Intrinsic productivity for index funds
As a holder of passive tokens, an index fund is inherently unproductive, it merely represents the token prices of the underlying assets. There are a number of ways that the fund can be managed to generate income for the fund managers and token holders. I’m going to concentrate on methods that can be used to make the token productive for the holder.
Issue and redemption fees can be captured to encourage long term holding — at the cost of arbitrage efficiency.
For constant weight funds (e.g. those based on balancer pools)can include trading fees with the pool to extract value from the underlying token price volatility. — With a penalty in terms of arbitrage efficiency.
Funds can be constructed using the income generating analogues of the underlying assets (e.g. replace YFI with yYFI, AAVE with aAAVE). This is an obvious way to improve the attractiveness of the fund. However, there is an associated cost in terms of additional smart contract risk and liquidity of the underlying tokens may be significantly lower. Such considerations may make the fund unattractive to some holders. (This is the approach that pieDAO have been using with the PIEvaults launched in 2021)

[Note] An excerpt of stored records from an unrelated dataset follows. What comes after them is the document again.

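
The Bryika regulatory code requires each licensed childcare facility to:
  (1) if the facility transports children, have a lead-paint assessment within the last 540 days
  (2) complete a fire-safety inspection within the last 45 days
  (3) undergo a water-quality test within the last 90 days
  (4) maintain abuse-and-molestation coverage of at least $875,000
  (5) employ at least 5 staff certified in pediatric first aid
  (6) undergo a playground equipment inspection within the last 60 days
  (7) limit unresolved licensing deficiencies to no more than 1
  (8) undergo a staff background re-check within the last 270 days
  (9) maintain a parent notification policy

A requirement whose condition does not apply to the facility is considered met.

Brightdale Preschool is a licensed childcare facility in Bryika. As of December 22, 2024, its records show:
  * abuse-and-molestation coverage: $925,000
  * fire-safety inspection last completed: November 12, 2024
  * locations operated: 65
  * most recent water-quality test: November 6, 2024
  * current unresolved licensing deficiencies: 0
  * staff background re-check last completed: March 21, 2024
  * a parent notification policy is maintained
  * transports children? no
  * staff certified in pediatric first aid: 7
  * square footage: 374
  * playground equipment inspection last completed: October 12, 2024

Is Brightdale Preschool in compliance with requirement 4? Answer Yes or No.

Yes

4. abuse-and-molestation coverage $925,000 ≥ $875,000 → met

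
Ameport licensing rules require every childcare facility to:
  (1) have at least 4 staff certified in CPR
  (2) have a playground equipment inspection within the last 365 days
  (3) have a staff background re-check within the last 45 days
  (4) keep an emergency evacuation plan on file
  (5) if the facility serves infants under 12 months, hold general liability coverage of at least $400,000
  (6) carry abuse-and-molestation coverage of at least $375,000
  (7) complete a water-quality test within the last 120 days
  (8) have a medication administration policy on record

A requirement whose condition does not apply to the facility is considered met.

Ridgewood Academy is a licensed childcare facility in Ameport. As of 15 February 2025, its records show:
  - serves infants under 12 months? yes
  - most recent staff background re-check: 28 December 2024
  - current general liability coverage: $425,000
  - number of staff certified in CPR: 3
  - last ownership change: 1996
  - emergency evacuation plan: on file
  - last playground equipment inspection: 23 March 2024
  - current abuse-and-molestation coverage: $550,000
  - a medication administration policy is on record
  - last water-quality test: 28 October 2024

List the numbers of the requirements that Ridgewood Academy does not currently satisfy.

1, 3

1. staff certified in CPR 3 < 4 → not met
2. playground equipment inspection 329 days ago vs limit 365 → met
3. staff background re-check 49 days ago vs limit 45 → not met
4. emergency evacuation plan present → met
5. condition 'serves infants under 12 months' holds; general liability coverage $425,000 ≥ $400,000 → met
6. abuse-and-molestation coverage $550,000 ≥ $375,000 → met
7. water-quality test 110 days ago vs limit 120 → met
8. medication administration policy present → met
Not met: 1, 3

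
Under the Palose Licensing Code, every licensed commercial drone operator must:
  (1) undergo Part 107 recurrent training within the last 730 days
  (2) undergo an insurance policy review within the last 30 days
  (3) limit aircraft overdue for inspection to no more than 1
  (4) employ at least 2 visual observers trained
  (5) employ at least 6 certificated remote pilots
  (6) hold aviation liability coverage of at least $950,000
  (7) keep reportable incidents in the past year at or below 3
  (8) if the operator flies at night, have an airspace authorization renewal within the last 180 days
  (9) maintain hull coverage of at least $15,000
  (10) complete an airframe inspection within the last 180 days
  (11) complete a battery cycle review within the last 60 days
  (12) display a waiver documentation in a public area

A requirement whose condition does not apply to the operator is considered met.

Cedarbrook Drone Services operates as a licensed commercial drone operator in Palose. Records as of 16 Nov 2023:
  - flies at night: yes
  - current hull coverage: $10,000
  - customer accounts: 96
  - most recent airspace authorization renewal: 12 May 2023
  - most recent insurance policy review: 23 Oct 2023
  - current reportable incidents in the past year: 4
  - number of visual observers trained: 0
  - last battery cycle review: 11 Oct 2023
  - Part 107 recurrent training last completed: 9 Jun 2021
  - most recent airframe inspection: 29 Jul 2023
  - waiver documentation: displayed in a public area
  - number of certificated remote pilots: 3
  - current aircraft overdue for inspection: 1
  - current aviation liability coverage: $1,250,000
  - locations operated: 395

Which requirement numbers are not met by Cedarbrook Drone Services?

1. Part 107 recurrent training 890 days ago vs limit 730 → not met
2. insurance policy review 24 days ago vs limit 30 → met
3. aircraft overdue for inspection 1 ≤ 1 → met
4. visual observers trained 0 < 2 → not met
5. certificated remote pilots 3 < 6 → not met
6. aviation liability coverage $1,250,000 ≥ $950,000 → met
7. reportable incidents in the past year 4 > 3 → not met
8. condition 'flies at night' holds; airspace authorization renewal 188 days ago vs limit 180 → not met
9. hull coverage $10,000 < $15,000 → not met
10. airframe inspection 110 days ago vs limit 180 → met
11. battery cycle review 36 days ago vs limit 60 → met
12. waiver documentation present → met
Not met: 1, 4, 5, 7, 8, 9

1, 4, 5, 7, 8, 9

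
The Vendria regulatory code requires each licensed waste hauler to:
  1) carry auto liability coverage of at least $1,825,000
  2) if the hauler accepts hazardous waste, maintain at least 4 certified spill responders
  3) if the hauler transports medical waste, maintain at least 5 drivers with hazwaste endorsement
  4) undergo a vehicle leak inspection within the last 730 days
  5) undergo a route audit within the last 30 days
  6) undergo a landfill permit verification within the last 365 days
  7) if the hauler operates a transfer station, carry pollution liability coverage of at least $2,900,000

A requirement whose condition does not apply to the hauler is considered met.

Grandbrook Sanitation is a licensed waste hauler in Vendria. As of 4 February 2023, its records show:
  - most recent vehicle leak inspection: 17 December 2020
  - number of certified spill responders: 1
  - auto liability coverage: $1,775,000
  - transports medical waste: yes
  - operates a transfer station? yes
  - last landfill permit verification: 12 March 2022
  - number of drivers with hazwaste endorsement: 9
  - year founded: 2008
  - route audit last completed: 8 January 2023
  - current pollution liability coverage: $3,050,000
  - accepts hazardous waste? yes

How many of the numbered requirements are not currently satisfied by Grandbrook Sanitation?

3

1. auto liability coverage $1,775,000 < $1,825,000 → not met
2. condition 'accepts hazardous waste' holds; certified spill responders 1 < 4 → not met
3. condition 'transports medical waste' holds; drivers with hazwaste endorsement 9 ≥ 5 → met
4. vehicle leak inspection 779 days ago vs limit 730 → not met
5. route audit 27 days ago vs limit 30 → met
6. landfill permit verification 329 days ago vs limit 365 → met
7. condition 'operates a transfer station' holds; pollution liability coverage $3,050,000 ≥ $2,900,000 → met
Not met: 3 of 7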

For market cap based funds, it is possible to remove some of the underlying tokens to take advantage of income generating opportunities while maintaining the benefits of liquidity of the native tokens. Such an approach is not possible with the balance pool type fund design as all the tokens need to be available for ongoing trading while a market cap only needs periodic rebalancing). [Note The INDEXcoop community have been discussing this approach recently and I’ll describe one possible approach in a future blog].
Note that as they don’t contain the underlying tokens, synthetic index funds can not capture any intrinsic productivity for the holders.
Extrinsic productivity opportunities for index funds
Extrinsic productivity for an index fund really relies on external mechanisms to build on top of the fund token. One common method is to use the fund as be basis for a Liquidity mining programme, although this is normally short lived as it requires an external source of value to generate the rewards.
Compared to a single token, an index fund has the inherent benefits of downside protection and reduced volatility (Table 1).
Reduced volatility combined with downside protection can make the index fund more attractive as a collateral (See figure 1 for $DPI on cream.finance). Being added as collateral means that the index token holder has the potential to put their tokens to work, even if only to borrow stable coins to capture low risk yield.
As more collateral options become available (Compound, AAVE, MakerDAO etc), and the total AUV for the fund increases, then the fund token becomes more attractive for more active yield generation such as the methodologies used by yearn to maximize yield from deposited tokens.
DeFi infrastructure that allows an index to become more productive
In addition to the direct income from being used by other protocols as collateral, the token and fund infrastructure can be built into other DeFi protocols. For example the availability of put and call options allows traders to access protection against more general market movements (Figure 2).
Insurance for the underlying potocols increases the attractiveness of the index for some customers and allow them to make larger trades based on the fund.
Final Thoughts
Crypto index funds have the potential to be productive. Intrinsic productivity requires careful consideration of the different approaches and their consequences. Extrinsic productivity generally requires other DeFi protocols to recognise an opportunity to benefit from the available capital and the inherent benefits of diversification and downside protection.
Disclosure and Disclaimer
I’m a long term investor in cryptocurrencies including DeFi. I am an active member of the INDEXcoop which manages the $DPI fund.
This is not financial advice, all investments are risky, crypto investments are riskier than most. Do your own research. Do not invest more than you can afford to lose.